Engine turning (also known as engine jeweling) actually has nothing to do with the engine and instead refers to a technique for decorating metal with a repeating, overlapping geometric pattern. Historically, in the 1920’s and 30’s, it was used to decorate automobile dashboards and engine bays while the most famous example is probably the engine cowling of Charles Lindberg’s aircraft the Spirit of St. Lewis. Today it’s more commonly used to decorate watch faces and firearms, but it can be applied to almost any metal surface.


I’ve always liked the look and so decided to use it on the stainless steel plates I fabricated as covers for the holes left by removing the shore power hookups and indicator lights on the left side of the module. I also applied it to the aluminum plates that were used as backing plates for my fan and reading light on the bunk wall
Tools

Traditionally, the technique was done using valve grinding paste, but you can use almost any sort of abrasive applied to whatever diameter of tool you want. As you can see from the above photos, the diameter of the circles applied to the engine cowling are considerably larger than those used on the dashboard. After some research, I found a product called Cratex, which is a rubberized abrasive in various grits and available in different shapes. The harder the metal you are jeweling the coarser the grit you need to use. I selected 1/2″ sticks of Cratex in a variety of grits from extra fine to coarse since I would be jeweling aluminum and stainless steel. Fortunately, the sticks just fit the chock in my drill press so I wouldn’t have to mess around with making a holder for them.
Prep work
Preparing the metal surface to be jeweled is critical to getting good results. The surface doesn’t have to be polished to a mirror finish, but it does have to be free from deep scratches.
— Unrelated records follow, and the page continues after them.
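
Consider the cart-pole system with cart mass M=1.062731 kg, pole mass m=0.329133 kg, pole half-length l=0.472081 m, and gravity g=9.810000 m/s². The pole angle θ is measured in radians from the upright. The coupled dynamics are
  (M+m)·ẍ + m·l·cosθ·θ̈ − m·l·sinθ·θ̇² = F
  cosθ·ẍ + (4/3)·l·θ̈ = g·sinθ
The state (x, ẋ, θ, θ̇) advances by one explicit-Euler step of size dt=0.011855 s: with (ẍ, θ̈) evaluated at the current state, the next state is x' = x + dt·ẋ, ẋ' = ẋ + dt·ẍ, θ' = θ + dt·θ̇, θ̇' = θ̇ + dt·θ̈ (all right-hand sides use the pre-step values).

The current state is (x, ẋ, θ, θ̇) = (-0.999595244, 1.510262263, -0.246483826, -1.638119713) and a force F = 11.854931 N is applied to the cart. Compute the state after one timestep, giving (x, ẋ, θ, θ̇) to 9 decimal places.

(-0.981691085, 1.636265374, -0.265903735, -1.877333308)

sinθ=-0.243995572, cosθ=0.969776346
temp = (F + m·l·θ̇²·sinθ)/(M+m) = (11.854931 + -0.101732840)/1.391864 = 8.444214492
θ̈ = (g·sinθ − cosθ·temp)/(l·(4/3 − m·cos²θ/(M+m))) = -20.178287199
ẍ = temp − m·l·θ̈·cosθ/(M+m) = 10.628689265
Euler: x'=-0.999595244+0.011855·1.510262263=-0.981691085, ẋ'=1.510262263+0.011855·10.628689265=1.636265374
       θ'=-0.246483826+0.011855·-1.638119713=-0.265903735, θ̇'=-1.638119713+0.011855·-20.178287199=-1.877333308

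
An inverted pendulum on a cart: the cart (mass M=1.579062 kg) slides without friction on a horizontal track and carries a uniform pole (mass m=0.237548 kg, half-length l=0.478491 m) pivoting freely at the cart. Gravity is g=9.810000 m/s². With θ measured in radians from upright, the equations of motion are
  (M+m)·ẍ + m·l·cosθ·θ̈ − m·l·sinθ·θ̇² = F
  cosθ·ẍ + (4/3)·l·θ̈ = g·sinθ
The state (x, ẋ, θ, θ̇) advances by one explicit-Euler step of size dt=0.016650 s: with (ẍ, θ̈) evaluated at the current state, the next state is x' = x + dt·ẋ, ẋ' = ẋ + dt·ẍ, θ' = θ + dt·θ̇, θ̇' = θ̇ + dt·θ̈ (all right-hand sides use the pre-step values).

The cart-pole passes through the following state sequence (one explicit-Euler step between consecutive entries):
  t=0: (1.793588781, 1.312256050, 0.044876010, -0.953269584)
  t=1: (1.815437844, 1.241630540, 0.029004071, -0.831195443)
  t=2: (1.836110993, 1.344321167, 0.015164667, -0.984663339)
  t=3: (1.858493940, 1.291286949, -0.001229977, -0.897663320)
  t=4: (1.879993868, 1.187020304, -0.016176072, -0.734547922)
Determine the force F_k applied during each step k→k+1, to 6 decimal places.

step 0→1:
  ẍ = (ẋ'−ẋ)/dt = (1.241630540−1.312256050)/0.016650 = -4.241772
  θ̈ = (θ̇'−θ̇)/dt = (-0.831195443−-0.953269584)/0.016650 = 7.331780
  sinθ=0.044861, cosθ=0.998993
  F = (M+m)·ẍ + m·l·cosθ·θ̈ − m·l·sinθ·θ̇² = -7.705646 + 0.832525 − 0.004634 = -6.877755
step 1→2:
  ẍ = (ẋ'−ẋ)/dt = (1.344321167−1.241630540)/0.016650 = 6.167605
  θ̈ = (θ̇'−θ̇)/dt = (-0.984663339−-0.831195443)/0.016650 = -9.217291
  sinθ=0.029000, cosθ=0.999579
  F = (M+m)·ẍ + m·l·cosθ·θ̈ − m·l·sinθ·θ̇² = 11.204133 + -1.047239 − 0.002277 = 10.154617
step 2→3:
  ẍ = (ẋ'−ẋ)/dt = (1.291286949−1.344321167)/0.016650 = -3.185238
  θ̈ = (θ̇'−θ̇)/dt = (-0.897663320−-0.984663339)/0.016650 = 5.225226
  sinθ=0.015164, cosθ=0.999885
  F = (M+m)·ẍ + m·l·cosθ·θ̈ − m·l·sinθ·θ̇² = -5.786336 + 0.593855 − 0.001671 = -5.194152
step 3→4:
  ẍ = (ẋ'−ẋ)/dt = (1.187020304−1.291286949)/0.016650 = -6.262261
  θ̈ = (θ̇'−θ̇)/dt = (-0.734547922−-0.897663320)/0.016650 = 9.796721
  sinθ=-0.001230, cosθ=0.999999
  F = (M+m)·ẍ + m·l·cosθ·θ̈ − m·l·sinθ·θ̇² = -11.376086 + 1.113539 − -0.000113 = -10.262434

F_0 = -6.877755 N
F_1 = 10.154617 N
F_2 = -5.194152 N
F_3 = -10.262434 N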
While jeweling does scratch the metal to achieve the desired effect, these scratches are very shallow and any deeper scratches or flaws will show through the pattern. To prepare the surfaces I sanded with 220, 340, 400 and finally 600 grit using a random orbit sander.

Once you have a uniform surface the next step is to layout the pattern. It is possible to freehand the layout as you go, but that requires a lot more experience than I have with the technique. Some people also use CNC machines to layout their pattern, which unfortunately I don’t have access to. Based on my research the ideal overlay is approximately 73% of the diameter of the abrasive tool one is using to ensure that the surface is completely covered and no unfinished areas are left between the swirls. For the 1/2″ Cratex stick I was using, this meant an overlap of .365″ or 3/8″. However, after doing some tests on pieces of scrap I decided to reduce it to .3125″ or 5/16″. With that dimension in hand I laid out a grid on each part with a pencil and straight edge.

While it’s possible to use a hand-held drill, I opted to use my drill press which would provide better control of both the plate and the abrasive tool. I used a straight piece of stainless steel clamped to the drill press platform to give me a fixed edge to move the part along as I applied the pattern. I also laid down some painters tape with a penciled grid just to give me a visual reference. My drill press has some adjustable laser guides which project an X onto the surface. I aligned the X with the center of the Cratex stick so that as I moved along the fixed straight edge I could align each swirl by putting the pencil marks in the crook of the X.
It’s also important to do some testing on scrap first to determine how hard and for how long you should apply the stick to achieve the desired swirl in the material. The cover plates I made for the shore power holes were stainless steel, which is obviously far tougher than the aluminum plates I used for the inside panels. On a side note, I made these plates from covers removed from the old ceiling that were used to access antenna mounts on the roof. However, I had cut the plates to fit my original replacement 30 amp short power outlet, which was made out of plastic. Since I was going to have these fancy backing plates I decided to replace the plastic one with a stainless steel outlet, which necessitated a backing plate with larger dimensions. Rather than order some stainless steel plate of a specific thickness, which is not particularly cheap, I headed over to Menards to see what alternative I could come up with. What popped into my head before I even got there was a stainless steel door kick plate. A quick measurement with my calipers and $10 later and I had a perfect solution.

It is necessary to periodically dress the stick to expose fresh abrasive and ensure the surface stays flat relative to the work surface. I used a hand file flat on the drill table, which I then applied the Cratex to accomplish this. Larger surfaces would obviously require more frequent dressing. For duration I settled on roughly two seconds with moderate pressure and then did a second application of about one second, after visually checking the position of the new swirl. Because the stick is rubbery, with the consistency of a pencil eraser, you can’t really crank the chuck down tight as you typically would because it would deform the stick and give it a wobble.

Finishing
Once I finished each plate, I applied several coats of KBS Diamond Clear Coat spray paint for some added scratch resistance. I installed the plates with rivets, which I polished to a matching shine. I also applied a liberal amount of Dicor adhesive to act as a weather seal.
For the aluminum plate that would be inside the module I opted to not clear coat since they wouldn’t be exposed to weather or UV.